I was at a place of being so desperate to have a relationship with God that nothing else mattered. Everything else literally could have waited. I didn’t care about anything else, I just wanted God. I was far from being at the place that I wanted to be at that time in Christ but I was really determined to get there. God showed me that although I've grown in my walk with Christ, that my heart is so far from that place of desperation now. I’ve become so focused on trying to finish my master’s, faking contentment in not being married when everyone else around me is doing so, wanting to do something that I love, wanting to do all these things even though I have God in mind concerning these areas, He showed me that my attention and focus had gotten off of Him and to these “things” that mean absolutely nothing. It's amazing how we can center things around God but we don't make Him the center of it all...crazy right?

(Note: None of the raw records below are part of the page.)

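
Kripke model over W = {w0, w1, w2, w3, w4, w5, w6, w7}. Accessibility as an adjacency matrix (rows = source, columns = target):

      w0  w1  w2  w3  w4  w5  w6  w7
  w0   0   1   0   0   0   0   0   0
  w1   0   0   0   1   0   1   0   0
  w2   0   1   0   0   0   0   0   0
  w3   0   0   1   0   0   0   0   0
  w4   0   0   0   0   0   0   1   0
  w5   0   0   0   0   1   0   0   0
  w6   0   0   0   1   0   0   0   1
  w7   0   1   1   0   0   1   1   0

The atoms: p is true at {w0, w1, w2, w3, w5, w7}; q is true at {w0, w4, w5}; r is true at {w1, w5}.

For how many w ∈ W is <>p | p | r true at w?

7

w0: <>p is T, p | r is T. ✓
w1: <>p is T, p | r is T. ✓
w2: <>p is T, p | r is T. ✓
w3: <>p is T, p | r is T. ✓
w4: <>p is F, p | r is F. ✗
w5: <>p is F, p | r is T. ✓
w6: <>p is T, p | r is F. ✓
w7: <>p is T, p | r is T. ✓
Satisfying worlds: {w0, w1, w2, w3, w5, w6, w7}.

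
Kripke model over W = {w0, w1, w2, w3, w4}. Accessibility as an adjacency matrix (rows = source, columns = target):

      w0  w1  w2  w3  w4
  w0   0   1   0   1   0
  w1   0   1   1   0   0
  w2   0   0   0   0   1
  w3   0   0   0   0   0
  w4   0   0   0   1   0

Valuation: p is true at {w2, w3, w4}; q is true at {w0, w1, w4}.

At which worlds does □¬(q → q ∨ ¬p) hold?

{w3}

w0: successors {w1, w3}; ¬(q → q ∨ ¬p) there: w1:F, w3:F. ✗
w1: successors {w1, w2}; ¬(q → q ∨ ¬p) there: w1:F, w2:F. ✗
w2: successors {w4}; ¬(q → q ∨ ¬p) there: w4:F. ✗
w3: no successors, so □¬(q → q ∨ ¬p) holds vacuously. ✓
w4: successors {w3}; ¬(q → q ∨ ¬p) there: w3:F. ✗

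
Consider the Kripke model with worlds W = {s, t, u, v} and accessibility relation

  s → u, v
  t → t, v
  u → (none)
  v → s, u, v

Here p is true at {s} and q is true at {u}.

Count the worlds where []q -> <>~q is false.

1

s: []q is F, <>~q is T. ✓
t: []q is F, <>~q is T. ✓
u: []q is T, <>~q is F. ✗
v: []q is F, <>~q is T. ✓
Satisfying worlds: {s, t, v}.
So []q -> <>~q fails at the other 1 world.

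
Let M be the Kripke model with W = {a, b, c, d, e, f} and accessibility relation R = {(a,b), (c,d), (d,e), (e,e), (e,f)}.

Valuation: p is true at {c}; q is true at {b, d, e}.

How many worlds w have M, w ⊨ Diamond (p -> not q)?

4

a: successors {b}; p -> not q there: b:T. ✓
b: no successors, so Diamond (p -> not q) fails. ✗
c: successors {d}; p -> not q there: d:T. ✓
d: successors {e}; p -> not q there: e:T. ✓
e: successors {e, f}; p -> not q there: e:T, f:T. ✓
f: no successors, so Diamond (p -> not q) fails. ✗
Satisfying worlds: {a, c, d, e}.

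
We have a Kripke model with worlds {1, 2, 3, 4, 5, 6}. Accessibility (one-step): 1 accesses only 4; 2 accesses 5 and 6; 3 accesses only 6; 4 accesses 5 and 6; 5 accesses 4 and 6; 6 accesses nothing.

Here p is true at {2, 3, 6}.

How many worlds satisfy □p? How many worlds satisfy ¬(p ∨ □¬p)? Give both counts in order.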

I found myself wondering when and how did I get to this place?!? What God showed me is, Angel don’t dwell on that part but figure out what you need to do to get back to ME! How great is our God that when we are in the wrong, He loves us and just wants us to get back to being focused on Him. He doesn’t throw it in my face or keep reminding me of it but instead He pretty much says okay, Angel do you see your error? Yes? Good get up and let’s go forward. I’m so grateful for the times of conviction where God reveals my heart to me. The good, the bad, and the ugly…He will do His part but we also must do our part. Above all else we must put God first. Matthew 6:33 says to “Seek the Kingdom of God above all else, and live righteously, and He will give you everything you need” (NLT). There is no need for us to be concerned with the things that we desire because God knows our heart; He knows what we want and need but our focus must be on Him always and everything else can wait.

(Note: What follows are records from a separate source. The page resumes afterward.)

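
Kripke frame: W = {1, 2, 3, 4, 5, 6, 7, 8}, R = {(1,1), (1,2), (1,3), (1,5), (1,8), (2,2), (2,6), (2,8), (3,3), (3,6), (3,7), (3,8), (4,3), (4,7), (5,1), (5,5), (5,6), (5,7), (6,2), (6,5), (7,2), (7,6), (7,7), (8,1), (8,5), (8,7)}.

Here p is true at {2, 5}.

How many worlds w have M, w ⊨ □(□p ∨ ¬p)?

1: successors {1, 2, 3, 5, 8}; □p ∨ ¬p there: 1:T, 2:F, 3:T, 5:F, 8:T. ✗
2: successors {2, 6, 8}; □p ∨ ¬p there: 2:F, 6:T, 8:T. ✗
3: successors {3, 6, 7, 8}; □p ∨ ¬p there: 3:T, 6:T, 7:T, 8:T. ✓
4: successors {3, 7}; □p ∨ ¬p there: 3:T, 7:T. ✓
5: successors {1, 5, 6, 7}; □p ∨ ¬p there: 1:T, 5:F, 6:T, 7:T. ✗
6: successors {2, 5}; □p ∨ ¬p there: 2:F, 5:F. ✗
7: successors {2, 6, 7}; □p ∨ ¬p there: 2:F, 6:T, 7:T. ✗
8: successors {1, 5, 7}; □p ∨ ¬p there: 1:T, 5:F, 7:T. ✗
Satisfying worlds: {3, 4}.

2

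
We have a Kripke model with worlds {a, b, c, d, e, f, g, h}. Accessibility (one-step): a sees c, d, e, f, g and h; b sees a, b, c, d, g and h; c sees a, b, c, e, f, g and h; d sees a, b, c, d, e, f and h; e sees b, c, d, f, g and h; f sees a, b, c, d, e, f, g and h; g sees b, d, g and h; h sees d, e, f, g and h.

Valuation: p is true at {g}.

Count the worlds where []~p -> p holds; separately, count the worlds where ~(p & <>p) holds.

7 and 7

For []~p -> p:
a: []~p is F, p is F. ✓
b: []~p is F, p is F. ✓
c: []~p is F, p is F. ✓
d: []~p is T, p is F. ✗
e: []~p is F, p is F. ✓
f: []~p is F, p is F. ✓
g: []~p is F, p is T. ✓
h: []~p is F, p is F. ✓
— 7 worlds.
For ~(p & <>p):
a: p & <>p is F. ✓
b: p & <>p is F. ✓
c: p & <>p is F. ✓
d: p & <>p is F. ✓
e: p & <>p is F. ✓
f: p & <>p is F. ✓
g: p & <>p is T. ✗
h: p & <>p is F. ✓
— 7 worlds.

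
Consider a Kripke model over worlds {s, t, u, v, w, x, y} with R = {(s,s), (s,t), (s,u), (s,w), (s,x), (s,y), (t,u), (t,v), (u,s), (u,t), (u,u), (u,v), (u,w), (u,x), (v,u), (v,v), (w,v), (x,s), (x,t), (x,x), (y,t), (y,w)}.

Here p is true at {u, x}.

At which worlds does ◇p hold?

s: successors {s, t, u, w, x, y}; p there: s:F, t:F, u:T, w:F, x:T, y:F. ✓
t: successors {u, v}; p there: u:T, v:F. ✓
u: successors {s, t, u, v, w, x}; p there: s:F, t:F, u:T, v:F, w:F, x:T. ✓
v: successors {u, v}; p there: u:T, v:F. ✓
w: successors {v}; p there: v:F. ✗
x: successors {s, t, x}; p there: s:F, t:F, x:T. ✓
y: successors {t, w}; p there: t:F, w:F. ✗

{s, t, u, v, x}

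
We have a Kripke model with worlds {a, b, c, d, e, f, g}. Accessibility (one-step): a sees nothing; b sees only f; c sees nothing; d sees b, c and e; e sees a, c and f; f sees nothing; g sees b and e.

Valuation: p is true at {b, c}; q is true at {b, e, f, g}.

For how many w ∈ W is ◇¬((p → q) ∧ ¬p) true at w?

3

a: no successors, so ◇¬((p → q) ∧ ¬p) fails. ✗
b: successors {f}; ¬((p → q) ∧ ¬p) there: f:F. ✗
c: no successors, so ◇¬((p → q) ∧ ¬p) fails. ✗
d: successors {b, c, e}; ¬((p → q) ∧ ¬p) there: b:T, c:T, e:F. ✓
e: successors {a, c, f}; ¬((p → q) ∧ ¬p) there: a:F, c:T, f:F. ✓
f: no successors, so ◇¬((p → q) ∧ ¬p) fails. ✗
g: successors {b, e}; ¬((p → q) ∧ ¬p) there: b:T, e:F. ✓
Satisfying worlds: {d, e, g}.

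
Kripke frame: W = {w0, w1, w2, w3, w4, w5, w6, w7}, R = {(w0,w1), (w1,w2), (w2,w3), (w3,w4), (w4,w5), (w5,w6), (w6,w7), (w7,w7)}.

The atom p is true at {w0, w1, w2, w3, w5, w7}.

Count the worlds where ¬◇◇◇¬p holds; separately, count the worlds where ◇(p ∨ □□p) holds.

6 and 7

For ¬◇◇◇¬p:
w0: ◇◇◇¬p is F. ✓
w1: ◇◇◇¬p is T. ✗
w2: ◇◇◇¬p is F. ✓
w3: ◇◇◇¬p is T. ✗
w4: ◇◇◇¬p is F. ✓
w5: ◇◇◇¬p is F. ✓
w6: ◇◇◇¬p is F. ✓
w7: ◇◇◇¬p is F. ✓
— 6 worlds.
For ◇(p ∨ □□p):
w0: successors {w1}; p ∨ □□p there: w1:T. ✓
w1: successors {w2}; p ∨ □□p there: w2:T. ✓
w2: successors {w3}; p ∨ □□p there: w3:T. ✓
w3: successors {w4}; p ∨ □□p there: w4:F. ✗
w4: successors {w5}; p ∨ □□p there: w5:T. ✓
w5: successors {w6}; p ∨ □□p there: w6:T. ✓
w6: successors {w7}; p ∨ □□p there: w7:T. ✓
w7: successors {w7}; p ∨ □□p there: w7:T. ✓
— 7 worlds.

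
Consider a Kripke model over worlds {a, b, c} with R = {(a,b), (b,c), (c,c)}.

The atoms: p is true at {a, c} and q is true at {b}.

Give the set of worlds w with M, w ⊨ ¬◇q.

a: ◇q is T. ✗
b: ◇q is F. ✓
c: ◇q is F. ✓

{b, c}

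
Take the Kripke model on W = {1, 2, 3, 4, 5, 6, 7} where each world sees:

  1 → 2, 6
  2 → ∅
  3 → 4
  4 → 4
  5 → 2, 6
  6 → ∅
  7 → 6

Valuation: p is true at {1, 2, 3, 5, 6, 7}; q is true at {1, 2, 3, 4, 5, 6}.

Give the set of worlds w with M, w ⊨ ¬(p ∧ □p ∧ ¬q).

{1, 2, 3, 4, 5, 6}

1: p ∧ □p ∧ ¬q is F. ✓
2: p ∧ □p ∧ ¬q is F. ✓
3: p ∧ □p ∧ ¬q is F. ✓
4: p ∧ □p ∧ ¬q is F. ✓
5: p ∧ □p ∧ ¬q is F. ✓
6: p ∧ □p ∧ ¬q is F. ✓
7: p ∧ □p ∧ ¬q is T. ✗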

God wants our hearts and all of it. I share my truth because I know that I am not perfect and by sharing it holds me accountable. I know that I will make mistakes but I also know that I serve a perfect God who will help me when I’m broken and who can shape me and mold me into His image. When we sin, don’t wallow in it; don’t just stay and throw pity parties for ourselves or even worst just continue to stay in our sin once it has been acknowledged. My favorite quote is “Nothing you confess can make Me love you less. Love, Jesus.” Pour out your heart to Him. Sincerely repent for your sin. Make God not just your number One but your only One. He wants all areas of us and He wants us to be fully committed to Him. He loves us and He wants the best for us. God I’m sorry and I love you Lord for being a faithful and just God who will forgive me when I repent to You. “Give me You, everything else must wait.”